1. An Artificial Neural Network Approach to Surface Waviness Prediction in Surface Finishing Process by Chi Ngo ECE/ME 539 Class Project

2. Problem description: In order to control the surface finishing results in automated surface finishing process, it is important to specify the relationship between surface waviness and cutting parameters such as feed rate, cross feed, tool displacement, and spindle speed. In this project, an artificial neural network is used to predict surface waviness (output) from feed rate, cross feed, tool displacement, and spindle speed (inputs).

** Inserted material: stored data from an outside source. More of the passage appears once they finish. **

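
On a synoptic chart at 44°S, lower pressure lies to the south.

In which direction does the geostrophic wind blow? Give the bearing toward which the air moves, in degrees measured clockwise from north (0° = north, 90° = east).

The pressure-gradient force points toward the south (bearing 180°).
Geostrophic balance: in the Southern Hemisphere the Coriolis force deflects motion to the left, so the geostrophic wind blows 90° to the left of the pressure-gradient force (low pressure on the right).
Rotating 180° by 90° counterclockwise gives 090° — the wind blows toward the east.

090°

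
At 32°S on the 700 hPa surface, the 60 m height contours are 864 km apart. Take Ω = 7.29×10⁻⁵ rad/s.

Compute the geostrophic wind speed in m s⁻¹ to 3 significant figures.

8.82 m s⁻¹

Coriolis parameter at 32°S:
f = 2Ω sin φ = 2 × 7.29×10⁻⁵ × sin 32° = 7.73×10⁻⁵ s⁻¹
Height gradient: |∂Z/∂n| = 60 m / 864000 m = 6.94×10⁻⁵
On a pressure surface, geostrophic balance gives V_g = (g/f)|∂Z/∂n|:
V_g = 9.81 × 6.94×10⁻⁵ / 7.73×10⁻⁵ = 8.82 m/s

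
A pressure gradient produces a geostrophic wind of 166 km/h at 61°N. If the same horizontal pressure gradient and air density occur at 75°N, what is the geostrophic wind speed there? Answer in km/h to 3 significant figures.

With the same pressure gradient and density, V_g ∝ 1/f ∝ 1/sin φ.
V₂ = V₁ · sin φ₁ / sin φ₂ = 166 × sin 61° / sin 75°
V₂ = 166 × 0.8746/0.9659 = 150 km/h

150 km/h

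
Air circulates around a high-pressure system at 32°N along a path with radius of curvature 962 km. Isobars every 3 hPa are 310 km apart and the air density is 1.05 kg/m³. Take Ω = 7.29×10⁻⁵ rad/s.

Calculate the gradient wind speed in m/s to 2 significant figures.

Coriolis parameter at 32°N:
f = 2Ω sin φ = 2 × 7.29×10⁻⁵ × sin 32° = 7.73×10⁻⁵ s⁻¹
Pressure gradient: |∂P/∂n| = 300 Pa / 310000 m = 9.68×10⁻⁴ Pa/m
Geostrophic speed: V_g = |∂P/∂n|/(fρ) = 9.68×10⁻⁴/(7.73×10⁻⁵ × 1.05) = 11.9 m/s
Around a high, pressure-gradient force acts outward with centrifugal, so Coriolis balances both:
fV = (1/ρ)|∂P/∂n| + V²/R  →  V² − fR·V + fR·V_g = 0
With fR = 7.73×10⁻⁵ × 962×10³ m = 74.3 m/s:
V = [fR − √((fR)² − 4 fR V_g)]/2 = [74.3 − √(74.3² − 4×74.3×11.9)]/2 = 14.9 m/s
Supergeostrophic (V > V_g = 11.9 m/s), as expected around a high.

15 m/s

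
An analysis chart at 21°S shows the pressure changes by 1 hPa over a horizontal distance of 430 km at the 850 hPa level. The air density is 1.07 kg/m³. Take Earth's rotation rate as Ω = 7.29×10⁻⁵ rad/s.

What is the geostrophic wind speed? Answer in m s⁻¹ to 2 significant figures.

4.2 m s⁻¹

Coriolis parameter at 21°S:
f = 2Ω sin φ = 2 × 7.29×10⁻⁵ × sin 21° = 5.23×10⁻⁵ s⁻¹
Pressure gradient: |∂P/∂n| = 100 Pa / 430000 m = 2.33×10⁻⁴ Pa/m
Geostrophic balance (pressure-gradient force = Coriolis force):
V_g = (1/(fρ)) |∂P/∂n| = 2.33×10⁻⁴ / (5.23×10⁻⁵ × 1.07) = 4.16 m/s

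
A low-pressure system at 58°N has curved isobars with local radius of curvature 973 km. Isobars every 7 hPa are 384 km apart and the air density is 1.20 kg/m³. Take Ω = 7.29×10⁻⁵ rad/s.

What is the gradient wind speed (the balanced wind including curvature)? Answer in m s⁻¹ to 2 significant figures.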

3. Outline: The data file consists of six columns. The first four columns represent feed rate, cross feed, tool displacement, and spindle speed, and are used as feature vectors. The last two columns represent depth of cut and surface waviness, and are used as target vectors. I have collected twenty-eight real sets of data performed on actual CNC machine and workpieces. These sets of data will be used to train and test the neural network.

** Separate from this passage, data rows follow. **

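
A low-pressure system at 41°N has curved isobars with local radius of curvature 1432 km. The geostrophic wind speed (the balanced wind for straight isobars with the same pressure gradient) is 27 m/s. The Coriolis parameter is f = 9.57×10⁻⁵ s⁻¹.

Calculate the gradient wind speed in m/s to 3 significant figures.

Around a low, centrifugal force acts outward with Coriolis, so pressure-gradient force balances both:
(1/ρ)|∂P/∂n| = fV + V²/R  →  V² + fR·V − fR·V_g = 0
With fR = 9.57×10⁻⁵ × 1432×10³ m = 137 m/s:
V = [−fR + √((fR)² + 4 fR V_g)]/2 = [−137 + √(137² + 4×137×27)]/2 = 23.1 m/s
Subgeostrophic (V < V_g = 27 m/s), as expected around a low.

23.1 m/s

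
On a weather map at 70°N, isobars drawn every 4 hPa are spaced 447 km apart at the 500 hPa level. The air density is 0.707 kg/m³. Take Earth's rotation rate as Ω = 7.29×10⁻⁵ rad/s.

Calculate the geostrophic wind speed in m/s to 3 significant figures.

9.24 m/s

Coriolis parameter at 70°N:
f = 2Ω sin φ = 2 × 7.29×10⁻⁵ × sin 70° = 1.37×10⁻⁴ s⁻¹
Pressure gradient: |∂P/∂n| = 400 Pa / 447000 m = 8.95×10⁻⁴ Pa/m
Geostrophic balance (pressure-gradient force = Coriolis force):
V_g = (1/(fρ)) |∂P/∂n| = 8.95×10⁻⁴ / (1.37×10⁻⁴ × 0.707) = 9.24 m/s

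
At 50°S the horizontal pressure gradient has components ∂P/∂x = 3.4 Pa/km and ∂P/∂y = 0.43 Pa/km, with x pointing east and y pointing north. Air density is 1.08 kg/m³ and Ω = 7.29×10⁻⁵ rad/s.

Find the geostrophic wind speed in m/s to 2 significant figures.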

4. Method: Back propagation perceptron learning would work best for this application. A multi-layer perceptron neural network back propagation algorithm with one hidden layer is implemented in this project. Since this is application problem, bpappro.m is used with some modifications. Multi-layer perceptron.3.4.1.9.6.1.1.1.2.3 Input vector Target vector output

5. Results: parameters used that produce best results: For depth of cut prediction: -Learning rate (between 0 and 1) = 0.3 -Momentum constant (between 0 and 1) = 0.8 -Hidden neurons: 15 -Maximum number of epochs to run = 800 -Epoch size (# of samples) = 25 Training data set results: -Mean square error = 0.07362 -Maximum absolute error = 0.000963

7. For waviness prediction: -Learning rate (between 0 and 1) = 0.2 -Momentum constant (between 0 and 1) = 0.8 -Hidden neurons: 24 -Maximum number of epochs to run = 800 -Epoch size (# of samples) = 26 Training data set results: -Mean square error = 7.8705 -Maximum absolute error = 3.839

9. Conclusion/Discussion: Multi-layer perceptron neural network back propagation algorithm seems to work better than time series prediction and other methods that could be used for this project. But still, the mean square error is big. It is very difficult for the program to converge. Other existing mathematical models to predict depth of cut and waviness seem to work much better than my neural network in this project.